At this year’s GenCon, I discovered a thought-provoking game: “Are You a Werewolf?” – a.k.a. “Mafia.”  The game’s a brilliant exploration of cheating, cheater detection, and democratic information aggregation.  The basic set-up:

1. There are 15 players and a moderator. 

2. Each player gets one card, which you may not reveal until you leave the game.

3. Twelve of the cards say “Villager,” two say “Werewolf,” one says “Seer.”

4. Each turn, the moderator tells the whole village to “go to sleep.”  You’re on your honor to keep your eyes shut until the moderator tells you to open them.

5. Next, the moderator tells the werewolves to wake up and silently choose a single victim to eat.  The werewolves then go back to sleep.

6. Then the moderator wakes up the seer.  The seer points to one other player and the moderator signals whether that one person is a werewolf.  The seer then goes back to sleep.

7. The moderator wakes up the village, revealing the latest victim.  The victim shows his card. 

8. The villagers then argue about “Who’s a werewolf?” until a majority of the survivors pick a victim to lynch.
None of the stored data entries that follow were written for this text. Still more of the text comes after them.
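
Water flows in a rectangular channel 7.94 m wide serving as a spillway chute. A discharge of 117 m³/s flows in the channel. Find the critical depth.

y_c = 2.81 m

For a rectangular channel, critical depth y_c = (q²/g)^(1/3) where q = Q/b = 117/7.94 = 14.74 m²/s.
So y_c = (14.74²/9.81)^(1/3) = 2.81 m.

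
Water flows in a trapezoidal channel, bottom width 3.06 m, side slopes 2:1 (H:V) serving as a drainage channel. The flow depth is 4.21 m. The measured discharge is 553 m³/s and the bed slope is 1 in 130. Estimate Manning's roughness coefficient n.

n = 0.013

With bottom width b = 3.06 m and side slope z = 2: A = (b + zy)y = (3.06 + 2×4.21)×4.21 = 48.33 m²; P = b + 2y√(1+z²) = 3.06 + 2×4.21×2.236 = 21.89 m.
Hydraulic radius R = A/P = 48.33/21.89 = 2.208 m.
Rearranging Manning's equation: n = (1/Q) A R^(2/3) S^(1/2) = (1/553) × 48.33 × 2.208^(2/3) × √0.007692 = 0.013.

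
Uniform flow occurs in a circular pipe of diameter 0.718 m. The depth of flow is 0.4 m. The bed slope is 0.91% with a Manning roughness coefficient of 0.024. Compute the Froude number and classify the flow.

For a circular section of diameter D = 0.718 m at depth y = 0.4 m, the central angle is θ = 2 arccos(1 − 2y/D) = 3.371 rad. Then A = (D²/8)(θ − sin θ) = 0.2318 m² and P = Dθ/2 = 1.21 m.
Hydraulic radius R = A/P = 0.2318/1.21 = 0.1916 m.
V = (1/n) R^(2/3) √S = (1/0.024) × 0.1916^(2/3) × √0.0091 = 1.321 m/s. Hydraulic depth D_h = A/T = 0.2318/0.7133 = 0.325 m.
Froude number Fr = V/√(g·D_h) = 1.321/√(9.81×0.325) = 0.74, which is less than 1, so the flow is subcritical.

subcritical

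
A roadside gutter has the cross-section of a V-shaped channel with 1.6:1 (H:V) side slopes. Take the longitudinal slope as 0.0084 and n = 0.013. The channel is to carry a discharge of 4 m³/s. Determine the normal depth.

y_n = 0.84 m

Manning's equation rearranged: A R^(2/3) = nQ / (1·√S) = 0.013 × 4 / (√0.0084) = 0.5674.
Trying y = 1.07 m: A R^(2/3) = 1.082 — too large.
Trying y = 0.84 m: A R^(2/3) = 0.5673 — ≈ 0.5674.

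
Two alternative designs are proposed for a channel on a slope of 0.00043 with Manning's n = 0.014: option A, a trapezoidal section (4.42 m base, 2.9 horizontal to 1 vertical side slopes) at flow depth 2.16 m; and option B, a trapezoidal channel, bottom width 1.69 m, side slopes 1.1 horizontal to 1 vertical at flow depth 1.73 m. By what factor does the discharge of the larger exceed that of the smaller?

Channel A: With bottom width b = 4.42 m and side slope z = 2.9: A = (b + zy)y = (4.42 + 2.9×2.16)×2.16 = 23.08 m²; P = b + 2y√(1+z²) = 4.42 + 2×2.16×3.068 = 17.67 m. Hydraulic radius R = A/P = 23.08/17.67 = 1.306 m. Q_A = (1/0.014)·23.08·1.306^(2/3)·√0.00043 = 40.84 m³/s.
Channel B: With bottom width b = 1.69 m and side slope z = 1.1: A = (b + zy)y = (1.69 + 1.1×1.73)×1.73 = 6.216 m²; P = b + 2y√(1+z²) = 1.69 + 2×1.73×1.487 = 6.834 m. Hydraulic radius R = A/P = 6.216/6.834 = 0.9096 m. Q_B = (1/0.014)·6.216·0.9096^(2/3)·√0.00043 = 8.643 m³/s.
The larger discharge is 40.84 m³/s and the smaller is 8.643 m³/s; the ratio is 4.72.

4.72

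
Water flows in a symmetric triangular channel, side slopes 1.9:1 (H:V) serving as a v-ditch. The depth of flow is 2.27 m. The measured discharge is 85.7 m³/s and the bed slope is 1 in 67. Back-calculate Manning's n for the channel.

For a triangular section with side slope z = 1.9: A = zy² = 1.9×2.27² = 9.791 m²; P = 2y√(1+z²) = 2×2.27×2.147 = 9.748 m.
Hydraulic radius R = A/P = 9.791/9.748 = 1.004 m.
Rearranging Manning's equation: n = (1/Q) A R^(2/3) S^(1/2) = (1/85.7) × 9.791 × 1.004^(2/3) × √0.01493 = 0.014.

n = 0.014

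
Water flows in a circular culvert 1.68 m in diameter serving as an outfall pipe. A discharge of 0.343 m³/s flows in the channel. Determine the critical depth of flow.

At critical depth, Q² T / (g A³) = 1, i.e. A³/T = Q²/g = 0.343²/9.81 = 0.01199.
Trying y = 0.196 m: A³/T = 0.002803 — too small.
Trying y = 0.309 m: A³/T = 0.01684 — too large.
Trying y = 0.283 m: A³/T = 0.01193 — matches.

y_c = 0.283 m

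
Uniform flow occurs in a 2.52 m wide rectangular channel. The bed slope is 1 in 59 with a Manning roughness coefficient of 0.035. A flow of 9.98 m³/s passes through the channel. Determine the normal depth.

y_n = 1.4 m

Manning's equation rearranged: A R^(2/3) = nQ / (1·√S) = 0.035 × 9.98 / (√0.01695) = 2.683.
At y = 1.79 m: A R^(2/3) = 3.689 — high.
At y = 1.02 m: A R^(2/3) = 1.754 — low.
At y = 1.4 m: A R^(2/3) = 2.683 — close enough.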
The victim reveals his card.

9. Return to step 4.

The game ends once (a) both werewolves are dead, or (b) the number of werewolves equals the number of villagers.

With random elimination, villagers win 39.5% of the time.  In practice, though, the villagers won all six of the games I played.  My sense is that the villagers win about 90% of the time.  The fundamental reason is that villagers have a greater-than-chance ability to detect cheating – even when the cheaters are struggling to conceal their cheating.  How?  From demeanor, words, and behavior.  My werewolf status was almost immediately uncovered in my first game because I incompetently concealed my smug delight. 

Playing Werewolf engages basic human skills at a high level.  What exactly do cheaters look like?  Excessive happiness and unnatural poker forces are both strong signs.  But so is flattened – or extremely bimodal – affect.  Honest villagers tend to be moderately emotionally variable.  Of course, if you repeatedly play with the same people, you should add “fixed effects” – look for deviations from the person‘s normal demeanor rather than deviations from people‘s normal demeanor.

As I played, I thought that my cheater detection skills improved sharply.  My deception skills, not so much.  My knee-jerk conclusion was that detection is easier to improve than deception.  But this article points out a plausible alternative hypothesis: Practice matters.  You practice deception in 2/15 of games, and detection in the remaining 13/15 of games.

There are already small academic literatures on Werewolf in mathematics and psychology – see here and here for starters.  But a few hours of play convince me that it deserves far more attention. 

Has anyone else played?  Any social scientific insights you’d care to share?